The Government will be abolishing the statutory discrimination questionnaire procedure from 6 April 2014 as part of its mission to reduce the burden on businesses.  In its place, Acas has produced non-statutory guidance addressing how individuals should ask questions raising issues of discrimination / equal pay and how employers should respond. 


The current statutory questionnaire procedure is set out in the Equality Act 2010.  It enables an individual who thinks that he/she has been the subject of discrimination to ask questions of his/her employer to establish whether unlawful discrimination has occurred.  Questions can generally be asked at any time before Tribunal proceedings have started, or within 28 days of starting the proceedings.  An employer is obliged to respond within eight weeks.  The answers are admissible in Tribunal proceedings and a Tribunal can draw an adverse inference from a failure to respond or an equivocal or evasive response.  There are prescribed forms for asking and answering questions.  Following a consultation in May 2012, the Government announced that it would abolish the statutory questionnaire procedure.  The abolition takes effect on 6 April 2014 but the statutory procedure can still be used in relation to discrimination occurring before that date.

The Government was clear that it would remain open to an individual to ask an employer about a situation where the individual thinks that he/she has been discriminated against and indicated that Acas would provide guidance to assist individuals and organizations.  This guidance has now been published (the "Guidance").  A copy of the Guidance can be foundhere.

Acas Guidance

The Guidance sets out six steps for individuals (referred to as "questioners") to follow when requesting information in a discrimination context.  These echo the existing prescribed questionnaire forms and include:

  • identifying the protected characteristic in question;
  • providing a brief factual description of the treatment and the circumstances leading up to it;
  • identifying the "type" of discrimination suffered (e.g. direct, indirect, harassment, victimization);
  • explaining why the questioner considers the treatment to be discriminatory; and
  • asking any additional questions they consider might be relevant.  Here, the Guidance specifically notes that a questioner can ask for "statistical information to show how people with their protected characteristic are treated within the organization."

For equal pay, the Guidance sets out only three steps for a questioner to follow when making a request for information (identification of a comparator, why the questioner thinks they are doing equal work and a sweep up for other pay-related questions).

Questioners should ask the employer to respond by a set date.  There is no guidance on how long this should be.  Employers may therefore be faced with requests to provide information in much shorter timescales than the existing eight weeks.  The Guidance does not repeat the current rules regarding the stage at which questions can be asked, but assumes in various places that the questions will be asked at the pre-claim stage.

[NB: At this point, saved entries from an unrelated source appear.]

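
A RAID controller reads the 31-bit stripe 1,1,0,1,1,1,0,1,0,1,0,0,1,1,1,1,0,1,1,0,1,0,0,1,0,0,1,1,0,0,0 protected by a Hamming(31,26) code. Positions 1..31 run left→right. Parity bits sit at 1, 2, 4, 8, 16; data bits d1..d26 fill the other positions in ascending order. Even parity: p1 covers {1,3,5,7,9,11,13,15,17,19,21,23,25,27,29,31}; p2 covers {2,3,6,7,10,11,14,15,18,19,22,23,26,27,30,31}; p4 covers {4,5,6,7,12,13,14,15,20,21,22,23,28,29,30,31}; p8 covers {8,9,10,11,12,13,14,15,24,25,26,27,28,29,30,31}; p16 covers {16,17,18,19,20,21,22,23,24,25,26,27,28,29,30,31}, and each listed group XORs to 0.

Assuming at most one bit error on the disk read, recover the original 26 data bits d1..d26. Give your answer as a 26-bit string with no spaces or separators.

01100100111111010010011000

s1 (pos 1,3,5,7,9,11,13,15,17,19,21,23,25,27,29,31): 1⊕0⊕1⊕0⊕0⊕0⊕1⊕1⊕0⊕1⊕1⊕0⊕0⊕1⊕0⊕0 = 1
s2 (pos 2,3,6,7,10,11,14,15,18,19,22,23,26,27,30,31): 1⊕0⊕1⊕0⊕1⊕0⊕1⊕1⊕1⊕1⊕0⊕0⊕0⊕1⊕0⊕0 = 0
s4 (pos 4,5,6,7,12,13,14,15,20,21,22,23,28,29,30,31): 1⊕1⊕1⊕0⊕0⊕1⊕1⊕1⊕0⊕1⊕0⊕0⊕1⊕0⊕0⊕0 = 0
s8 (pos 8,9,10,11,12,13,14,15,24,25,26,27,28,29,30,31): 1⊕0⊕1⊕0⊕0⊕1⊕1⊕1⊕1⊕0⊕0⊕1⊕1⊕0⊕0⊕0 = 0
s16 (pos 16,17,18,19,20,21,22,23,24,25,26,27,28,29,30,31): 1⊕0⊕1⊕1⊕0⊕1⊕0⊕0⊕1⊕0⊕0⊕1⊕1⊕0⊕0⊕0 = 1
Syndrome s16…s1 = 10001 → error at position 17.
Flip position 17: 1101110101001111011010010011000 → 1101110101001111111010010011000
Read data bits from positions 3,5,6,7,9,10,11,12,13,14,15,17,18,19,20,21,22,23,24,25,26,27,28,29,30,31: 01100100111111010010011000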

The Guidance for employers is very short.  Acas emphasizes the need for the employer to treat the request seriously and deal with it promptly.  Interestingly, it suggests that the employer should talk to the individual (or their representative) about ways to resolve the dispute at the outset.  In its view, many disputes can be resolved in this way.  The overall message to employers is not to ignore the request. 

The Guidance places the onus on the employer to follow up with the individual to clarify the purpose of a question if it considers it irrelevant or unclear in order to enable the employer "to reply appropriately". 

There is no direct penalty for breach of the Guidance.  However, a Tribunal may look at whether a responder has answered questions and how they have answered them as a contributory factor in making their overall decision on the questioner's discrimination claim (see further below).   The Guidance refers to the fact that a Tribunal can make an order for the employer to provide information as part of legal proceedings, but any request for an order would need to be made in accordance with the existing tribunal rules. 


The key reason why employers typically respond to a questionnaire is to avoid an adverse inference being drawn in a subsequent discrimination claim.  However, repealing the statutory process will not necessarily give employers a "get out of jail free" card if they ignore a request for information post 6 April 2014. 

European case law suggests that, although employers do not need to disclose information to an individual, domestic courts may take a refusal to do so into account as part of the wider factual matrix when determining a subsequent discrimination claim (Meister v. Speech Design Carrier Systems GmbH).  Therefore the fact that the questionnaire mechanism - including the language about adverse inferences - has been removed will not stop a Tribunal from taking this into account when considering whether the burden of proof in a discrimination claim has shifted, or otherwise when determining the merits of the underlying claim. 

Although the Guidance suggests that questioners should set a deadline for a response, it is unlikely that a Tribunal would draw an inference from a failure to comply with an unreasonable deadline although it would generally be advisable to explain why the deadline is not practicable and to provide a response without unreasonable delay.

In any case, a determined individual is likely to seek at least some of the information by another, potentially even more burdensome, route such as by making a subject access request.  Ignoring a request for information wholesale does therefore carry with it some risk.

Another feature of the abolition of the questionnaire procedure is the removal of the prescribed forms.  Whereas a manager within an organization receiving a questionnaire in a prescribed form would almost certainly realize that it should be forwarded on to HR or Legal; the importance of responding to an individual list of questions sent by email might be less obvious.  Employers would therefore be wise to advise their managers in advance that any communications from an individual raising a suggestion of discrimination should automatically be forwarded to HR.